Le Pakistan et l’Iran sont-ils au bord de la guerre ?

Les récentes frappes iraniennes contre des militants au Baloutchistan ne constituent pas la première attaque iranienne sur le territoire pakistanais ces dernières années. Mais les dernières frappes ne feront qu’ajouter à la nervosité du Pakistan, car il apparaît de plus en plus clairement que la puissance militaire de l’Iran – et sa volonté de l’utiliser – augmente.

ISLAMABAD – Le conflit plus large au Moyen-Orient attire-t-il le Pakistan ? La réponse dépend de l’Iran. Non seulement ses mandataires à Gaza, au Liban et au Yémen maintiennent les hostilités régionales en ébullition, mais ils soutiennent également des groupes militants qui ont attaqué des positions en Syrie, en Irak et au Pakistan – trois pays généralement amicaux à son égard (à des degrés divers). . Les récentes frappes de missiles et de drones de l’Iran, puissance nucléaire potentielle, sur le territoire pakistanais doté de l’arme nucléaire sont particulièrement inquiétantes.

l’Iran attaques sur la Syrie, l’Irak et le Pakistan sont des réponses à des activités hostiles qui, selon elle, proviennent de ces pays. Les frappes iraniennes en Syrie, par exemple, ont suivi attentats suicides qui a tué près de 100 personnes dans la ville iranienne de Kerman. D’une certaine manière, ces épisodes n’étaient pas nouveaux. L’Iran et ses mandataires combattent l’État islamique (EI) depuis des années. Le président syrien Bachar al-Assad lui-même s’est fortement appuyé sur l’Iran dans sa lutte contre l’EI (il a aussi, en fin de compte, énormément bénéficié des offensives américaines, israéliennes et turques contre le groupe).

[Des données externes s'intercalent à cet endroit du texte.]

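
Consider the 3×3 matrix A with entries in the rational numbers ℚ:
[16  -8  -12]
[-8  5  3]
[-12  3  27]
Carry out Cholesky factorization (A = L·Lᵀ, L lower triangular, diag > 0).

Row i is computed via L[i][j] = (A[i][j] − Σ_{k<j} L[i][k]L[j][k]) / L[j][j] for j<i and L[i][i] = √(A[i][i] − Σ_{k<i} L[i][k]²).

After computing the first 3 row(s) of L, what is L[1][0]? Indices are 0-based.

L[1][0] = -2

Step 1: L[0][0] = √(16) = 4.
  L[1][0] = (-8) / L[0][0] = -2.
Step 2: L[1][1] = √(1) = 1.
  L[2][0] = (-12) / L[0][0] = -3.
  L[2][1] = (-3) / L[1][1] = -3.
Step 3: L[2][2] = √(9) = 3.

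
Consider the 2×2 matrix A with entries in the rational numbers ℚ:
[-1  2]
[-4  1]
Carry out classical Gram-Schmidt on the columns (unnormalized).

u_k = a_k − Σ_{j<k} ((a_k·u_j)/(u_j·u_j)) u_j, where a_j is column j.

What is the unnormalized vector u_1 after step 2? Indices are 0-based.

Step 1: u_0 = a_0 = (-1, -4).
Step 2: u_1 = a_1 − (-6/17)·u_0 = (28/17, -7/17).

u_1 = (28/17, -7/17)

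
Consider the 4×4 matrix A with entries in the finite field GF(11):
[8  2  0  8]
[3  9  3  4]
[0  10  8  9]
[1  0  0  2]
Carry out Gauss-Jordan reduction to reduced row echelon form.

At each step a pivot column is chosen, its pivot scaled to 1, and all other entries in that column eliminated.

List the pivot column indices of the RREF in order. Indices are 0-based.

[1] R0 /= 8  ⇒  (1, 3, 0, 1)
     R1 -= 3·R0  ⇒  (0, 0, 3, 1)
     R3 -= 1·R0  ⇒  (0, 8, 0, 1)
[2] R1 <-> R2
[2] R1 /= 10  ⇒  (0, 1, 3, 2)
     R0 -= 3·R1  ⇒  (1, 0, 2, 6)
     R3 -= 8·R1  ⇒  (0, 0, 9, 7)
[3] R2 /= 3  ⇒  (0, 0, 1, 4)
     R0 -= 2·R2  ⇒  (1, 0, 0, 9)
     R1 -= 3·R2  ⇒  (0, 1, 0, 1)
     R3 -= 9·R2  ⇒  (0, 0, 0, 4)
[4] R3 /= 4  ⇒  (0, 0, 0, 1)
     R0 -= 9·R3  ⇒  (1, 0, 0, 0)
     R1 -= 1·R3  ⇒  (0, 1, 0, 0)
     R2 -= 4·R3  ⇒  (0, 0, 1, 0)

pivot columns: 0, 1, 2, 3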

En revanche, une récente attaque iranienne contre la ville irakienne d’Erbil, la capitale du Kurdistan, visait à punir Israël. Comme le général Amir Ali Hajizadeh de la Force aérospatiale du Corps des Gardiens de la révolution islamique (CGRI) iranien dit Selon la télévision d’État iranienne le 16 janvier, des attaques secrètes d’Israël contre les installations nucléaires iraniennes et des assassinats de scientifiques nucléaires ont été planifiés depuis une installation à Erbil. « Nous avons dû y faire face et riposter au nom du sang de nos martyrs », a-t-il expliqué.